By saying “we evangelical Christians”, Galli clearly defines his audience. He calls for unity under Christ, which seems like a noble goal. However, unity under Christ implies adherence to his teaching. If his church is divided into those who follow his teaching and those who do not, then unity is not possible. When Pope Francis, reacting to Trump’s attacks against Mexican immigrants, stated that Christians build bridges, not walls, he was right, and Trump’s position was not a Christian one. The two positions simply cannot be reconciled.
In an opinion she wrote in January 2017 in Christianity Today, with the title “How Trump’s Inauguration Will Catalyze Christian Witness”, Katelyn Beaty offers a view that is more consistent with the Christian way. She writes:
“Christians who denounced Trump might feel especially powerless this season, realizing that their warnings didn’t sway enough voters at the polls. But Trump’s win has inspired many to redouble their commitment to hospitality, compassion, solidarity with the poor, generous giving, and emboldened verbal proclamation of the gospel.”

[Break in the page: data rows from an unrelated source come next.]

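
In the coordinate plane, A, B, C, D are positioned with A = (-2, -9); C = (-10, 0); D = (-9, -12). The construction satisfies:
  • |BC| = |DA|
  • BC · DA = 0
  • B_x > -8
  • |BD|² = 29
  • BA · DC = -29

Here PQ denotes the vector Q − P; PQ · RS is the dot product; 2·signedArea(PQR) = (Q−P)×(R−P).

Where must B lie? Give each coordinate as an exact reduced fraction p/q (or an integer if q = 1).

1. B_x = -7  [BC · DA = 0 ∩ BA · DC = -29]
2. B_y = -7  [BC · DA = 0 ∩ BA · DC = -29]
   → B = (-7, -7)

B = (-7, -7)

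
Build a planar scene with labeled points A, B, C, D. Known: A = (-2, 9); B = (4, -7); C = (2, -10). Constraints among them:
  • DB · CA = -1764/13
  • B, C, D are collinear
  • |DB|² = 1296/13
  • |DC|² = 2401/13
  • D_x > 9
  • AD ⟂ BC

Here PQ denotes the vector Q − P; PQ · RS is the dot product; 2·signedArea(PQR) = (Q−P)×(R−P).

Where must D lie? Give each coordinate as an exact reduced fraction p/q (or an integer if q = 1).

D = (124/13, 17/13)

1. D_x = 124/13  [B, C, D are collinear ∩ AD ⟂ BC]
2. D_y = 17/13  [B, C, D are collinear ∩ AD ⟂ BC]
   → D = (124/13, 17/13)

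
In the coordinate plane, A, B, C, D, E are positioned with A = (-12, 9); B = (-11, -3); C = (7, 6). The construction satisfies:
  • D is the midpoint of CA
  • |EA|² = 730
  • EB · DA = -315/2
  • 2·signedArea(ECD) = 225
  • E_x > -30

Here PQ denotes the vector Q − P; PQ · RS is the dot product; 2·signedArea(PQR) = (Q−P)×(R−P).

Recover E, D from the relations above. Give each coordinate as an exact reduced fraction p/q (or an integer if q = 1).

1. D_x = -5/2  [D is the midpoint of CA]
2. D_y = 15/2  [D is the midpoint of CA]
   → D = (-5/2, 15/2)
3. E_x = -29  [2·signedArea(ECD) = 225 ∩ EB · DA = -315/2]
4. E_y = -12  [2·signedArea(ECD) = 225 ∩ EB · DA = -315/2]
   → E = (-29, -12)

D = (-5/2, 15/2)
E = (-29, -12)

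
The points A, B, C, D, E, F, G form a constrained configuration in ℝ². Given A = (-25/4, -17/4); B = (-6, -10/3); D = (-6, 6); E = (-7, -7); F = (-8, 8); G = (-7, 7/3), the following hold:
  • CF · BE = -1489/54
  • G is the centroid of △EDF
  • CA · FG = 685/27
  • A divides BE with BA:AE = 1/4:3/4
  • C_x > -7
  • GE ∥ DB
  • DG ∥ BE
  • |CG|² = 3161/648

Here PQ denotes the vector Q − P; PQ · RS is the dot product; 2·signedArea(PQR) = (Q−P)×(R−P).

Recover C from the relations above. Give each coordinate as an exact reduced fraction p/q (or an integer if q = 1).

1. C_x = -27/4  [CA · FG = 685/27 ∩ CF · BE = -1489/54]
2. C_y = 5/36  [CA · FG = 685/27 ∩ CF · BE = -1489/54]
   → C = (-27/4, 5/36)

C = (-27/4, 5/36)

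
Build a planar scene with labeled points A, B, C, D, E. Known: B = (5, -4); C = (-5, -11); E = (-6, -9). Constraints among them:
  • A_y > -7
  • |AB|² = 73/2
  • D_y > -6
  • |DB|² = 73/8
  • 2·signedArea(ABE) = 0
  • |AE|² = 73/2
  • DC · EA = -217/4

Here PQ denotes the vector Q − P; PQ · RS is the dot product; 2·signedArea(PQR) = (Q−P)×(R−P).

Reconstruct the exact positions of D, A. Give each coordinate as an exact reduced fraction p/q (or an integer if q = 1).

1. A_x = -1/2  [line 5·x + -11·y + -69 = 0 ∩ |AE|² = 73/2]
2. A_y = -13/2  [line 5·x + -11·y + -69 = 0 ∩ |AE|² = 73/2]
   → A = (-1/2, -13/2)
3. D_x = 9/4  [line -11/2·x + -5/2·y + -3/4 = 0 ∩ |DB|² = 73/8]
4. D_y = -21/4  [line -11/2·x + -5/2·y + -3/4 = 0 ∩ |DB|² = 73/8]
   → D = (9/4, -21/4)

A = (-1/2, -13/2)
D = (9/4, -21/4)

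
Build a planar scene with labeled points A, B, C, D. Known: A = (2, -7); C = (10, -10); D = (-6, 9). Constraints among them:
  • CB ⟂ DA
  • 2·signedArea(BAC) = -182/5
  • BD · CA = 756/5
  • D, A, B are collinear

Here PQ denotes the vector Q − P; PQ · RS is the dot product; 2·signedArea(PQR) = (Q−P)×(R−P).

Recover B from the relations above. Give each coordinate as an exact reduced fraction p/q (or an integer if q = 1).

B = (24/5, -63/5)

1. B_x = 24/5  [D, A, B are collinear ∩ CB ⟂ DA]
2. B_y = -63/5  [D, A, B are collinear ∩ CB ⟂ DA]
   → B = (24/5, -63/5)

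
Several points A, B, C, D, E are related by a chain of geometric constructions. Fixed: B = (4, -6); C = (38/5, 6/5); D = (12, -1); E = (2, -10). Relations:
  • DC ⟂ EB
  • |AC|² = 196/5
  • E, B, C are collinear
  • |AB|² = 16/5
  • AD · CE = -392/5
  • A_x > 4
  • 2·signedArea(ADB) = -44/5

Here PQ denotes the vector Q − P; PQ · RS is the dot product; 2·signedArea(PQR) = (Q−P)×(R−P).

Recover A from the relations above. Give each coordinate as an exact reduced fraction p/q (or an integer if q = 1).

1. A_x = 24/5  [AD · CE = -392/5 ∩ 2·signedArea(ADB) = -44/5]
2. A_y = -22/5  [AD · CE = -392/5 ∩ 2·signedArea(ADB) = -44/5]
   → A = (24/5, -22/5)

A = (24/5, -22/5)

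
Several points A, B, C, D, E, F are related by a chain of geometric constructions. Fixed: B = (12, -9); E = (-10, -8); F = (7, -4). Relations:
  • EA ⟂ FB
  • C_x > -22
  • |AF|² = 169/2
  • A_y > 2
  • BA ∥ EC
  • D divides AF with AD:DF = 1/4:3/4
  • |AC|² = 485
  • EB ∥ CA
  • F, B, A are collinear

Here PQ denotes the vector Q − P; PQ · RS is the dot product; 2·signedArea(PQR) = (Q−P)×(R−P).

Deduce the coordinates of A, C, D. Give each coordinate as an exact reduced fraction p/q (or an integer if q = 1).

1. A_x = 1/2  [F, B, A are collinear ∩ EA ⟂ FB]
2. A_y = 5/2  [F, B, A are collinear ∩ EA ⟂ FB]
   → A = (1/2, 5/2)
3. C_x = -43/2  [EB ∥ CA ∩ BA ∥ EC]
4. C_y = 7/2  [EB ∥ CA ∩ BA ∥ EC]
   → C = (-43/2, 7/2)
5. D_x = 17/8  [D divides AF with AD:DF = 1/4:3/4]
6. D_y = 7/8  [D divides AF with AD:DF = 1/4:3/4]
   → D = (17/8, 7/8)

A = (1/2, 5/2)
C = (-43/2, 7/2)
D = (17/8, 7/8)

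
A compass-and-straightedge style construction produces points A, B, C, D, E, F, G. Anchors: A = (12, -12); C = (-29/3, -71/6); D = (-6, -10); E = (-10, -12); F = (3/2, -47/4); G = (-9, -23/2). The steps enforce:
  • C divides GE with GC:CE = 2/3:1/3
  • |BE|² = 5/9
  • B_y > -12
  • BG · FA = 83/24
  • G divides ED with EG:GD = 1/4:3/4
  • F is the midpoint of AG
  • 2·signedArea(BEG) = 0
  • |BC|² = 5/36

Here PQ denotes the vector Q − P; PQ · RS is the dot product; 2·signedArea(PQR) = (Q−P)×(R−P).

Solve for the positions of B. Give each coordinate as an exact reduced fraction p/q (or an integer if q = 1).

B = (-28/3, -35/3)

1. B_x = -28/3  [2·signedArea(BEG) = 0 ∩ BG · FA = 83/24]
2. B_y = -35/3  [2·signedArea(BEG) = 0 ∩ BG · FA = 83/24]
   → B = (-28/3, -35/3)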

Beaty, who recognizes that Trump’s behavior disqualifies him from being considered as a Christian leader, states that the above considerations should also apply to Christians who voted for Trump while holding their noses or only to stop his opponent. To illustrate her statement, she points to historical examples of Christian action. She refers to Christians under harsh Roman rule in the second and third centuries, who cared for the sick and the dying in times of plagues. She mentions the Christians of Le Chambon, in France, who provided shelter to 5000 Jews fleeing Nazi persecution. She also mentions Africans in America in the 18th and 19th centuries, living under “state-sanctioned slavery and overt white supremacy” who “found liberation and promise of freedom in the biblical assurance that Christ had come to set the captives free.” In relation to today’s situation, she declares:
“And in our own day, individual Christians, churches, and organizations will go on sheltering refugees, adopting abandoned children, advocating for the dignity of women, standing with the poor and oppressed, and inviting more and more into the ‘life that is truly life’ found in the Son of God. To a dying world, such practices seem small and naively weak, especially compared with political leaders like Trump who boast in their own economic and military strength. But to those with eyes to see, the small practices of the gospel are enough to turn the world upside-down.”
As I read these words, there is no doubt in my mind that they are consistent with the teaching of Jesus and his apostles. Any call to unity under Christ that does not recognize that does not stand on solid ground.